WASHINGTON - Lawmakers in both the Senate and House introduced legislation Thursday to restore money for highway construction in the administration's budget, saying proposed cuts could mean the loss of tens of thousands of jobs.
President Bush's budget plan for the year beginning next Oct. 1 provides $22.6 billion for the Federal Highway Administration, down sharply from $32.1 billion this year. Total outlays to the states would be decreased by $8.5 billion. The decrease is reportedly due to the decline in tax revenues generated from gasoline sales -- which are down because of the economic downturn and the increased use of ethanol, which has a lower tax rate, in gasoline.
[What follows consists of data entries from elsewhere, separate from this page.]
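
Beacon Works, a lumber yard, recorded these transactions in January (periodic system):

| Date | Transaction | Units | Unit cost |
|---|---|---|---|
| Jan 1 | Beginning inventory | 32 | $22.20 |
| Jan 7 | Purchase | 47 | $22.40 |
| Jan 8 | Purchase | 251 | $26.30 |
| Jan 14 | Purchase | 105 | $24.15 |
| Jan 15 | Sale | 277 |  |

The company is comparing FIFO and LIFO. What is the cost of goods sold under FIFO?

FIFO COGS: 32 @ $22.20 + 47 @ $22.40 + 198 @ $26.30 = $6,970.60
LIFO COGS: 105 @ $24.15 + 172 @ $26.30 = $7,059.35

COGS = $6,970.60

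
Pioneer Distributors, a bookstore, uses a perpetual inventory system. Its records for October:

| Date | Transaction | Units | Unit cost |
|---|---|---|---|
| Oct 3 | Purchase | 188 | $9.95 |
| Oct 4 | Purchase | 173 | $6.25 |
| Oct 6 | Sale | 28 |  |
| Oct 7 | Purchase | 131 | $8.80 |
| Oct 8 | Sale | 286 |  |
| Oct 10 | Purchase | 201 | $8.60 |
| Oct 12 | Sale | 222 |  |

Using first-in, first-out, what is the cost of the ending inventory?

Ending inventory = $1,350.20

Oct 6, 28 sold [FIFO — oldest first]: 28 @ $9.95 = $278.60
Oct 8, 286 sold [FIFO — oldest first]: 160 @ $9.95 + 126 @ $6.25 = $2,379.50
Oct 12, 222 sold [FIFO — oldest first]: 47 @ $6.25 + 131 @ $8.80 + 44 @ $8.60 = $1,824.95
Total COGS = $278.60 + $2,379.50 + $1,824.95 = $4,483.05
Ending inventory: 157 @ $8.60 = $1,350.20
Check: goods available $5,833.25 = COGS $4,483.05 + ending $1,350.20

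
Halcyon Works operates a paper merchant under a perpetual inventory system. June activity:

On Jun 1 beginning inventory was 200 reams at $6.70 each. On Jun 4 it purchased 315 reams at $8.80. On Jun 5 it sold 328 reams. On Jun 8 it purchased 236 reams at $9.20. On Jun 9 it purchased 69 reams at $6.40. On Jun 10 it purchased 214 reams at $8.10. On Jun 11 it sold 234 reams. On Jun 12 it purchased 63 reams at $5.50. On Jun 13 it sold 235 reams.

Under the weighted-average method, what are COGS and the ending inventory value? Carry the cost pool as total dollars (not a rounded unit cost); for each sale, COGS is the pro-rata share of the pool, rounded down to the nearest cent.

COGS = $6,421.29; ending inventory = $2,383.41

After Jun 1: 200 on hand, pool $1,340.00 (≈ $6.7000 each)
After Jun 4: 515 on hand, pool $4,112.00 (≈ $7.9845 each)
Jun 5, sell 328: 328/515 × $4,112.00 → $2,618.90
After Jun 8: 423 on hand, pool $3,664.30 (≈ $8.6626 each)
After Jun 9: 492 on hand, pool $4,105.90 (≈ $8.3453 each)
After Jun 10: 706 on hand, pool $5,839.30 (≈ $8.2710 each)
Jun 11, sell 234: 234/706 × $5,839.30 → $1,935.40
After Jun 12: 535 on hand, pool $4,250.40 (≈ $7.9447 each)
Jun 13, sell 235: 235/535 × $4,250.40 → $1,866.99
Total COGS = $2,618.90 + $1,935.40 + $1,866.99 = $6,421.29
Ending inventory (cost pool remaining) = $2,383.41
Check: goods available $8,804.70 = COGS $6,421.29 + ending $2,383.41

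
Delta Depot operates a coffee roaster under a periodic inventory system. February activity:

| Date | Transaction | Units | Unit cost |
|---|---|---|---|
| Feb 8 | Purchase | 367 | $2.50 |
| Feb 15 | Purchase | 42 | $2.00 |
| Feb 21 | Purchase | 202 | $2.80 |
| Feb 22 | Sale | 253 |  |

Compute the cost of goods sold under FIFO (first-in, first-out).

Feb 22, 253 sold [FIFO — oldest first]: 253 @ $2.50 = $632.50
Ending inventory: 114 @ $2.50 + 42 @ $2.00 + 202 @ $2.80 = $934.60

COGS = $632.50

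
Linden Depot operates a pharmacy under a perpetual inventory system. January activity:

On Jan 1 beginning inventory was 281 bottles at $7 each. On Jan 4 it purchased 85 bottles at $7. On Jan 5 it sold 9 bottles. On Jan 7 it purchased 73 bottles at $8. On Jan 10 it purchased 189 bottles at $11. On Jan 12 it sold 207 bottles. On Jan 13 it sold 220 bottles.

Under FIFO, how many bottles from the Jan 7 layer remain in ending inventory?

3

Jan 5, 9 sold [FIFO — oldest first]: 9 @ $7 = $63
Jan 12, 207 sold [FIFO — oldest first]: 207 @ $7 = $1,449
Jan 13, 220 sold [FIFO — oldest first]: 65 @ $7 + 85 @ $7 + 70 @ $8 = $1,610
Total COGS = $63 + $1,449 + $1,610 = $3,122
Ending inventory: 3 @ $8 + 189 @ $11 = $2,103
Check: goods available $5,225 = COGS $3,122 + ending $2,103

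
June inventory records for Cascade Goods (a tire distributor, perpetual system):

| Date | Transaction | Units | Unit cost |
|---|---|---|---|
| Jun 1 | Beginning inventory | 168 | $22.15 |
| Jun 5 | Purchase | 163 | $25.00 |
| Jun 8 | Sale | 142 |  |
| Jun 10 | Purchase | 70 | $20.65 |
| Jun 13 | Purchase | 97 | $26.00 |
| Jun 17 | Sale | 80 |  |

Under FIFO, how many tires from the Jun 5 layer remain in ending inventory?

Jun 8, 142 sold [FIFO — oldest first]: 142 @ $22.15 = $3,145.30
Jun 17, 80 sold [FIFO — oldest first]: 26 @ $22.15 + 54 @ $25.00 = $1,925.90
Total COGS = $3,145.30 + $1,925.90 = $5,071.20
Ending inventory: 109 @ $25.00 + 70 @ $20.65 + 97 @ $26.00 = $6,692.50
Check: goods available $11,763.70 = COGS $5,071.20 + ending $6,692.50

109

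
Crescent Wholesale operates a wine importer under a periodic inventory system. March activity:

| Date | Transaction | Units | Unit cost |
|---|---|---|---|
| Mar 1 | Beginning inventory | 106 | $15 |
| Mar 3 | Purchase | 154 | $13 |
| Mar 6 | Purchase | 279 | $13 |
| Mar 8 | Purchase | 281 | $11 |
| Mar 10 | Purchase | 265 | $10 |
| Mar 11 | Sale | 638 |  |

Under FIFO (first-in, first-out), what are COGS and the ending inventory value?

COGS = $8,308; ending inventory = $4,652

Mar 11, 638 sold [FIFO — oldest first]: 106 @ $15 + 154 @ $13 + 279 @ $13 + 99 @ $11 = $8,308
Ending inventory: 182 @ $11 + 265 @ $10 = $4,652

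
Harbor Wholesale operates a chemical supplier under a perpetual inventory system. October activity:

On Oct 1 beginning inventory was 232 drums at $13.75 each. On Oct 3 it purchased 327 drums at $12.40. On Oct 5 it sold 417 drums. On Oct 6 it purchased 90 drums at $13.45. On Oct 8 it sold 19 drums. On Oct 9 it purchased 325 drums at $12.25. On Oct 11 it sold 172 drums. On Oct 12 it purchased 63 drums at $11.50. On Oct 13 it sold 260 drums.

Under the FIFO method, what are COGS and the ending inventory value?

COGS = $11,138.05; ending inventory = $2,023.00

Oct 5, 417 sold [FIFO — oldest first]: 232 @ $13.75 + 185 @ $12.40 = $5,484.00
Oct 8, 19 sold [FIFO — oldest first]: 19 @ $12.40 = $235.60
Oct 11, 172 sold [FIFO — oldest first]: 123 @ $12.40 + 49 @ $13.45 = $2,184.25
Oct 13, 260 sold [FIFO — oldest first]: 41 @ $13.45 + 219 @ $12.25 = $3,234.20
Total COGS = $5,484.00 + $235.60 + $2,184.25 + $3,234.20 = $11,138.05
Ending inventory: 106 @ $12.25 + 63 @ $11.50 = $2,023.00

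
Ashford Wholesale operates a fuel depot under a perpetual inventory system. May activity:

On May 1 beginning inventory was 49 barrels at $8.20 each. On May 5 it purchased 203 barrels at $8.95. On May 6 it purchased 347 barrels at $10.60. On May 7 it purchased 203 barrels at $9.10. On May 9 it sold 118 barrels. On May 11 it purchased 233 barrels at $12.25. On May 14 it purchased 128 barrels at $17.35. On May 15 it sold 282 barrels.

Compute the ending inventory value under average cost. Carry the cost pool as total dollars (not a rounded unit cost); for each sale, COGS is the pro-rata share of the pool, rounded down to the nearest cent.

After May 1: 49 on hand, pool $401.80 (≈ $8.2000 each)
After May 5: 252 on hand, pool $2,218.65 (≈ $8.8042 each)
After May 6: 599 on hand, pool $5,896.85 (≈ $9.8445 each)
After May 7: 802 on hand, pool $7,744.15 (≈ $9.6560 each)
May 9, sell 118: 118/802 × $7,744.15 → $1,139.41
After May 11: 917 on hand, pool $9,458.99 (≈ $10.3151 each)
After May 14: 1045 on hand, pool $11,679.79 (≈ $11.1768 each)
May 15, sell 282: 282/1045 × $11,679.79 → $3,151.86
Total COGS = $1,139.41 + $3,151.86 = $4,291.27
Ending inventory (cost pool remaining) = $8,527.93
Check: goods available $12,819.20 = COGS $4,291.27 + ending $8,527.93

Ending inventory = $8,527.93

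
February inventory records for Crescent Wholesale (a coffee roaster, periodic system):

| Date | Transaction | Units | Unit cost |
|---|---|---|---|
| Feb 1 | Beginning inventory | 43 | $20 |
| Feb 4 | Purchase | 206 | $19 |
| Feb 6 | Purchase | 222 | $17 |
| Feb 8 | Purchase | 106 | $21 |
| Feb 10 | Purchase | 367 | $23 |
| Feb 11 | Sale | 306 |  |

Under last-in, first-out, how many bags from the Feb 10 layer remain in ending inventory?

61

Feb 11, 306 sold [LIFO — newest first]: 306 @ $23 = $7,038
Ending inventory: 43 @ $20 + 206 @ $19 + 222 @ $17 + 106 @ $21 + 61 @ $23 = $12,177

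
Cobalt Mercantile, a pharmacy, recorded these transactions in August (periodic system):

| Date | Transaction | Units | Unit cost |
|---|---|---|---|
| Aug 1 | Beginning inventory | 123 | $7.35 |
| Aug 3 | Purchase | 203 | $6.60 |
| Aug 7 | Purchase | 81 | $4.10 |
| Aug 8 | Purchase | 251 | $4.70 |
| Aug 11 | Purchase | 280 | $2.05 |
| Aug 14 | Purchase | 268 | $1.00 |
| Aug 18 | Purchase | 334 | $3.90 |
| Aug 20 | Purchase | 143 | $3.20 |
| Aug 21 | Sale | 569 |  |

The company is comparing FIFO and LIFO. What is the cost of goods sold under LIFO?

FIFO COGS: 123 @ $7.35 + 203 @ $6.60 + 81 @ $4.10 + 162 @ $4.70 = $3,337.35
LIFO COGS: 143 @ $3.20 + 334 @ $3.90 + 92 @ $1.00 = $1,852.20

COGS = $1,852.20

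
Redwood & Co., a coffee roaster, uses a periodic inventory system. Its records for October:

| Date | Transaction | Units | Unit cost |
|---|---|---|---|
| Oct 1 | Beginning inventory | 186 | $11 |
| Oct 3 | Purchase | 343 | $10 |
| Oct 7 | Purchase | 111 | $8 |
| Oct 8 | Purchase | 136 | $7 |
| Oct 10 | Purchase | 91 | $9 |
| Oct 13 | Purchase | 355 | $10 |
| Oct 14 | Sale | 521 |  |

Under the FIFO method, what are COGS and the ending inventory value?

Oct 14, 521 sold [FIFO — oldest first]: 186 @ $11 + 335 @ $10 = $5,396
Ending inventory: 8 @ $10 + 111 @ $8 + 136 @ $7 + 91 @ $9 + 355 @ $10 = $6,289
Check: goods available $11,685 = COGS $5,396 + ending $6,289

COGS = $5,396; ending inventory = $6,289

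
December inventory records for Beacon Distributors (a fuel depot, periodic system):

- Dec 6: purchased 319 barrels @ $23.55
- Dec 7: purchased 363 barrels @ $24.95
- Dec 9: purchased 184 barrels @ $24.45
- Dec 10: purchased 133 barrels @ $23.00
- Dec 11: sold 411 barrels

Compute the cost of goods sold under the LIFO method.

Dec 11, 411 sold [LIFO — newest first]: 133 @ $23.00 + 184 @ $24.45 + 94 @ $24.95 = $9,903.10
Ending inventory: 319 @ $23.55 + 269 @ $24.95 = $14,224.00
Check: goods available $24,127.10 = COGS $9,903.10 + ending $14,224.00

COGS = $9,903.10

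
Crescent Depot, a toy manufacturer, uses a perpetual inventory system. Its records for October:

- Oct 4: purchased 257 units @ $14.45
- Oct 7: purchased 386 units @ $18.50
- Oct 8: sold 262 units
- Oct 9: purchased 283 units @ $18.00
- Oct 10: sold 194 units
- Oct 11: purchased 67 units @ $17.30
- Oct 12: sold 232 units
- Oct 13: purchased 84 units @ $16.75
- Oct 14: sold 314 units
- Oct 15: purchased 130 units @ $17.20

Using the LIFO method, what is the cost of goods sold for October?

COGS = $17,431.00

Oct 8, 262 sold [LIFO — newest first]: 262 @ $18.50 = $4,847.00
Oct 10, 194 sold [LIFO — newest first]: 194 @ $18.00 = $3,492.00
Oct 12, 232 sold [LIFO — newest first]: 67 @ $17.30 + 89 @ $18.00 + 76 @ $18.50 = $4,167.10
Oct 14, 314 sold [LIFO — newest first]: 84 @ $16.75 + 48 @ $18.50 + 182 @ $14.45 = $4,924.90
Total COGS = $4,847.00 + $3,492.00 + $4,167.10 + $4,924.90 = $17,431.00
Ending inventory: 75 @ $14.45 + 130 @ $17.20 = $3,319.75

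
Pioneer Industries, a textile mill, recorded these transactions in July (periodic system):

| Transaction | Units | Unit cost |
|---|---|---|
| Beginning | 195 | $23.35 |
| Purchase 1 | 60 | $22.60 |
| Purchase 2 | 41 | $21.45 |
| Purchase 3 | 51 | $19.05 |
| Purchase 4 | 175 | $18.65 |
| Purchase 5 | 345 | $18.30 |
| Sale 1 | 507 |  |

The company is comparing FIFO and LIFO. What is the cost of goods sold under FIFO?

COGS = $10,744.25

FIFO COGS: 195 @ $23.35 + 60 @ $22.60 + 41 @ $21.45 + 51 @ $19.05 + 160 @ $18.65 = $10,744.25
LIFO COGS: 345 @ $18.30 + 162 @ $18.65 = $9,334.80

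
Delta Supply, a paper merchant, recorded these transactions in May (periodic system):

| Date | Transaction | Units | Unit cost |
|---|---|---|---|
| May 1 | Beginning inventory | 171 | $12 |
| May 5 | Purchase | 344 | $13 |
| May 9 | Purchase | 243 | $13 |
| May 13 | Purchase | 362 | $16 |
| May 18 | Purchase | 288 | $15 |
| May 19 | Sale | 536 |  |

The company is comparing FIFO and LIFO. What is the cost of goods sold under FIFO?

FIFO COGS: 171 @ $12 + 344 @ $13 + 21 @ $13 = $6,797
LIFO COGS: 288 @ $15 + 248 @ $16 = $8,288

COGS = $6,797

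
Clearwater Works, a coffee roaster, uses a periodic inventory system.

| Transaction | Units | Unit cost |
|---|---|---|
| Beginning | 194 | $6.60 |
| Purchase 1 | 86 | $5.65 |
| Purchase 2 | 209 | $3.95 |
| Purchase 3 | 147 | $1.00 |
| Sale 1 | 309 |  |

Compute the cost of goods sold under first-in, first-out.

COGS = $1,880.85

Sale 1 (309) [FIFO — oldest first]: 194 @ $6.60 + 86 @ $5.65 + 29 @ $3.95 = $1,880.85
Ending inventory: 180 @ $3.95 + 147 @ $1.00 = $858.00
Check: goods available $2,738.85 = COGS $1,880.85 + ending $858.00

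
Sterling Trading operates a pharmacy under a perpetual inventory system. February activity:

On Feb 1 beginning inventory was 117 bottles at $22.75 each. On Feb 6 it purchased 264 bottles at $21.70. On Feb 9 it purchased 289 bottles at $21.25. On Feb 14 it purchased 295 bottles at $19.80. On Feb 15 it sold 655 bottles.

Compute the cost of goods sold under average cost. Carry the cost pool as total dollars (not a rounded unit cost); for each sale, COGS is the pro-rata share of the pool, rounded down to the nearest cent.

After Feb 1: 117 on hand, pool $2,661.75 (≈ $22.7500 each)
After Feb 6: 381 on hand, pool $8,390.55 (≈ $22.0224 each)
After Feb 9: 670 on hand, pool $14,531.80 (≈ $21.6893 each)
After Feb 14: 965 on hand, pool $20,372.80 (≈ $21.1117 each)
Feb 15, sell 655: 655/965 × $20,372.80 → $13,828.16
Ending inventory (cost pool remaining) = $6,544.64

COGS = $13,828.16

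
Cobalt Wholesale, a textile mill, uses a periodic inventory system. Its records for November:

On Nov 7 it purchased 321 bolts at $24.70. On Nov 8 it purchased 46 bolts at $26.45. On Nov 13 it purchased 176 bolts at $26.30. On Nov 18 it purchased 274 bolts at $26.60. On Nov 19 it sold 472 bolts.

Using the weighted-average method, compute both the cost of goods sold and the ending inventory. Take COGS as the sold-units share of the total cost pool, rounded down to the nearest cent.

Nov 19, sell 472: 472/817 × $21,062.60 → $12,168.35
Ending inventory (cost pool remaining) = $8,894.25

COGS = $12,168.35; ending inventory = $8,894.25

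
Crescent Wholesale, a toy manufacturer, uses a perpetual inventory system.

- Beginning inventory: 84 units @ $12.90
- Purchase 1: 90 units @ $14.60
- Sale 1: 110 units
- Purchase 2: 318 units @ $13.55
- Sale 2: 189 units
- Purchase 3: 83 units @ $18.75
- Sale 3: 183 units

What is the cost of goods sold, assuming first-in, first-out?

Sale 1 (110) [FIFO — oldest first]: 84 @ $12.90 + 26 @ $14.60 = $1,463.20
Sale 2 (189) [FIFO — oldest first]: 64 @ $14.60 + 125 @ $13.55 = $2,628.15
Sale 3 (183) [FIFO — oldest first]: 183 @ $13.55 = $2,479.65
Total COGS = $1,463.20 + $2,628.15 + $2,479.65 = $6,571.00
Ending inventory: 10 @ $13.55 + 83 @ $18.75 = $1,691.75

COGS = $6,571.00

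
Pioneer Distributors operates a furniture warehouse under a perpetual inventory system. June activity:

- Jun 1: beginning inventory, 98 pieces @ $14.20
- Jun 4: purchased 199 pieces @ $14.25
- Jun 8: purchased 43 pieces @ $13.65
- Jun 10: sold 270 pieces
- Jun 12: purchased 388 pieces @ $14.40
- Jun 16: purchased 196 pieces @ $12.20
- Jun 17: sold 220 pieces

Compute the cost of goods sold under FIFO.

COGS = $6,974.30

Jun 10, 270 sold [FIFO — oldest first]: 98 @ $14.20 + 172 @ $14.25 = $3,842.60
Jun 17, 220 sold [FIFO — oldest first]: 27 @ $14.25 + 43 @ $13.65 + 150 @ $14.40 = $3,131.70
Total COGS = $3,842.60 + $3,131.70 = $6,974.30
Ending inventory: 238 @ $14.40 + 196 @ $12.20 = $5,818.40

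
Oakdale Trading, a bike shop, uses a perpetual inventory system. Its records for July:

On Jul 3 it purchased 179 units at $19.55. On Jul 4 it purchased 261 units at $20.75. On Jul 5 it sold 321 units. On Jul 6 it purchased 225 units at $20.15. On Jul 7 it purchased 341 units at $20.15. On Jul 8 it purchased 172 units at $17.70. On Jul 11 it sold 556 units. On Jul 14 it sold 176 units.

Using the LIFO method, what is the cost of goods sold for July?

COGS = $20,917.15

Jul 5, 321 sold [LIFO — newest first]: 261 @ $20.75 + 60 @ $19.55 = $6,588.75
Jul 11, 556 sold [LIFO — newest first]: 172 @ $17.70 + 341 @ $20.15 + 43 @ $20.15 = $10,782.00
Jul 14, 176 sold [LIFO — newest first]: 176 @ $20.15 = $3,546.40
Total COGS = $6,588.75 + $10,782.00 + $3,546.40 = $20,917.15
Ending inventory: 119 @ $19.55 + 6 @ $20.15 = $2,447.35
Check: goods available $23,364.50 = COGS $20,917.15 + ending $2,447.35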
"We cannot afford to backslide on our commitment to the traveling public," said Sen. Jim Jeffords (I-VT) (pictured), chairman of the Senate Environment and Public Works Committee, who introduced legislation to increase highway spending together with House Transportation Committee Chairman Don Young (R-AK).
"The calculation of the adjustment is not a policy call on the part of the administration," Mary Peters, Federal Highway Administration head, said Thursday at a hearing of the House Transportation subcommittee on highways. But Rep. Jim Oberstar (D-MN), the top Democrat on the committee, argued that the guaranteed funding level was a floor
and not a ceiling, and that the highway fund now has a cash balance of some $20 billion. That balance could grow to $74 billion by 2012 under the administration's budget proposal, he said.
The House and Senate bills would restore about $4.4 billion in highway spending, Reuters reported.
Subcommittee chairman Rep. Tom Petri (R-WI), said the $8.5 billion cut in highway spending "just doesn't make sense" when the fund is running a surplus and there are "hundreds of thousands of jobs at stake."
It is estimated that $1 billion spent on highways creates 40,000 jobs. Lawmakers said that the president's budget would result in California losing 26,000 jobs, Texas 22,000 and Pennsylvania 14,500.The administration, which is trying to trim spending in many domestic programs to pay for proposed increases in defense and homeland security, argued that, if the continuation of prior-year projects is included, actual spending on highway construction will be down only 3 percent from 2002.
But Oberstar said the budget works against Bush's goal of speeding economic recovery: "You can't be for the jobs and not for the money to create the jobs," he said.